COOPER: There is no way to confirm that.

GILLIBRAND: Have you investigated those allegations?

COOPER: No, we have not.

Read also our article: Minab, 175 Dead and a Tomahawk - One Video and 116 Meters

For Cooper, the rest of the destruction seemed to barely exist.

Yet publicly documented damage has long been available. Investigations have confirmed destruction at at least 22 schools and 17 medical facilities. The Iranian Red Crescent stated as early as April that at least 763 schools and 316 health care facilities had been damaged or destroyed. According to the Human Rights Activists News Agency, at least 1,700 Iranian civilians were killed during the war.

We ourselves spent weeks in Tehran and cannot confirm many of the alleged warnings supposedly issued by the United States or Israel in the way they are now being described. In many cases, the strikes came without any recognizable warning at all. On the ground, there was often little sign of the repeatedly claimed precision targeting. Civilian infrastructure was struck again and again, including residential neighborhoods, infrastructure facilities, and buildings with no visible military significance.
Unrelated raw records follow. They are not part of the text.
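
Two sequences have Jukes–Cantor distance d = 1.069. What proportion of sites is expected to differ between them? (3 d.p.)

0.570

p = (3/4)(1 − e^(−4d/3)) = 0.75 × (1 − e^(-1.425333)) = 0.75 × (1 − 0.240428) = 0.569679.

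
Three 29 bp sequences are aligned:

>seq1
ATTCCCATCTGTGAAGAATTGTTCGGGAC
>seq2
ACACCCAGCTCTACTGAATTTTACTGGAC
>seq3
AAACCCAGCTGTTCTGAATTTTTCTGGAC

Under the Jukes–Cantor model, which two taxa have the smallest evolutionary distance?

seq2 and seq3

seq1–seq2: 10/29 differ, p = 0.345, d = 0.462.
seq1–seq3: 8/29 differ, p = 0.276, d = 0.344.
seq2–seq3: 4/29 differ, p = 0.138, d = 0.152.
The smallest distance is between seq2 and seq3.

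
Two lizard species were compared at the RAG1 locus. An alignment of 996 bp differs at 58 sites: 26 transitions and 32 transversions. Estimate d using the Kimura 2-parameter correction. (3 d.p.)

0.061

P = 26/996 ≈ 0.026104 and Q = 32/996 ≈ 0.032129.
Under the Kimura two-parameter model, d = −½ ln(1 − 2P − Q) − ¼ ln(1 − 2Q).
1 − 2P − Q = 0.915663, giving −½ ln(0.915663) = 0.044053.
1 − 2Q = 0.935742, giving −¼ ln(0.935742) = 0.016604.
d = 0.044053 + 0.016604 = 0.060657.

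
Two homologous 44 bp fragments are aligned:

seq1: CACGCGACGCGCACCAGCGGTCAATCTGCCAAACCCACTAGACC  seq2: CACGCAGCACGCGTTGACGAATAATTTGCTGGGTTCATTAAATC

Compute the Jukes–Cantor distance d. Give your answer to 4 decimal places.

0.7587

The sequences differ at 21 of 44 sites, so p = 21/44 ≈ 0.477273.
d = −(3/4) ln(1 − 4p/3) = −0.75 ln(1 − 0.636364) = −0.75 ln(0.363636)
  = −0.75 × (-1.011602) = 0.758702 substitutions/site.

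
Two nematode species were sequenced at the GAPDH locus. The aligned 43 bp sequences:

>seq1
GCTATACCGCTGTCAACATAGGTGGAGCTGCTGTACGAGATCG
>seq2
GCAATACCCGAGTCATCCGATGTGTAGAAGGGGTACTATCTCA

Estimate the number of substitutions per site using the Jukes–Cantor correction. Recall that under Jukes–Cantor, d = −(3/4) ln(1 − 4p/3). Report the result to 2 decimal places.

0.56

The sequences differ at 17 of 43 sites, so p = 17/43 ≈ 0.395349.
d = −(3/4) ln(1 − 4p/3) = −0.75 ln(1 − 0.527132) = −0.75 ln(0.472868)
  = −0.75 × (-0.748939) = 0.561704 substitutions/site.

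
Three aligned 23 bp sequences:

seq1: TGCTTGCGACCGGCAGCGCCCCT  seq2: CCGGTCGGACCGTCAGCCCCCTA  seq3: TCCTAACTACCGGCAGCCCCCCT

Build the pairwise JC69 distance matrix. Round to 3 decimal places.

d(seq1,seq2) = 0.650, d(seq1,seq3) = 0.257, d(seq2,seq3) = 0.650

seq1–seq2: 10/23 sites differ → p ≈ 0.434783, d = −0.75 ln(1 − 0.579711) = 0.650110 ≈ 0.650.
seq1–seq3: 5/23 sites differ → p ≈ 0.217391, d = −0.75 ln(1 − 0.289855) = 0.256715 ≈ 0.257.
seq2–seq3: 10/23 sites differ → p ≈ 0.434783, d = −0.75 ln(1 − 0.579711) = 0.650110 ≈ 0.650.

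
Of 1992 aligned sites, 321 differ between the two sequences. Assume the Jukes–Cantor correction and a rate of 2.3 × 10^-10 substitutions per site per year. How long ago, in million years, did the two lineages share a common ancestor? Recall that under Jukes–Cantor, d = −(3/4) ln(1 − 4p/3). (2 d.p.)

394.39

p = 321/1992 ≈ 0.161145.
d = −(3/4) ln(1 − 4p/3) = −0.75 ln(1 − 0.21486) = −0.75 ln(0.78514)
  = −0.75 × (-0.241893) = 0.181420 substitutions/site.
Under a molecular clock d = 2μt, so t = d/(2μ) = 0.181420 / (2 × 2.3 × 10^-10) = 394.39 million years.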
That is precisely why the current statements coming out of Washington increasingly appear detached from reality to many people who personally witnessed the aftermath of the attacks.

Tehran, April 7, 2026

The hearing became especially explosive because Cooper simultaneously admitted that his command had not even investigated many of the documented incidents. It was at that point that the Pentagon’s defensive narrative visibly began collapsing. Under official guidelines, every reported civilian casualty incident is supposed to undergo an initial review to determine whether American forces were active in the relevant area.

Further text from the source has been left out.